Schoenberg was a punk in that he rebelled against the progressive music (Mahler, Wagner, Bruckner etc) which had just gone over the top. It was a more economical music and seemed an obvious act of rebellion.

The rock n roll was the virtuosos like Liszt and others with their piano music and violin concerti. They were the stars of their age, worshiped by their audience.

The classicists were the classic songwriters of the earlier period such as Rodgers/Hart, Gershwin, Porter and Kern. With their craft and concern for form, for expression within tight structures these could vaguely be equated with Haydn, Mozart etc.

Then back to the 20s and jazz. This brought a new energy into popular music, and perhaps could be compared to baroque.

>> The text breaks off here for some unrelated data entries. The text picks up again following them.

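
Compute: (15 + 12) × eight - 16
Convert eight (English words) → 8 (decimal)
Expression in decimal: (15 + 12) × 8 - 16
Parentheses first: 15 + 12 = 27
Multiply: 27 × 8 = 216
Subtract: 216 - 16 = 200
200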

The Renaissance with its soothing arrangements and melodic lines could be compared perhaps to some of the early lyrical songwriters like Stephen Foster.


----------



## helorime (Dec 15, 2009)

I have noticed perhaps a "mood" comparison, or a taste comparison over the years, with people who like both rock and classical.

For instance I am a Beethoven, Shostakovitch, Dvorak, Schubert/Led Zeppelin, Pink Floyd, Radiohead, Talking Heads kind of a person.

I know others who are Mozart, Puccini, Ravel/ Enya, Robby, Queen kind of people... does that make any sense?


----------



## starry (Jun 2, 2009)

helorime said:


> I have noticed perhaps a "mood" comparison, or a taste comparison over the years, with people who like both rock and classical.
> 
> For instance I am a Beethoven, Shostakovitch, Dvorak, Schubert/Led Zeppelin, Pink Floyd, Radiohead, Talking Heads kind of a person.
> 
> I know others who are Mozart, Puccini, Ravel/ Enya, Robby, Queen kind of people... does that make any sense?


I don't like this kind of pop / rock division anyway, seems like it was just made for some to feel superior to others. The fewer boundaries people put around music the better. Music is music.


----------



## helorime (Dec 15, 2009)

I'm not sure what you mean, I was talking about a heavier and more driven mood vs a brighter more flowing one.


----------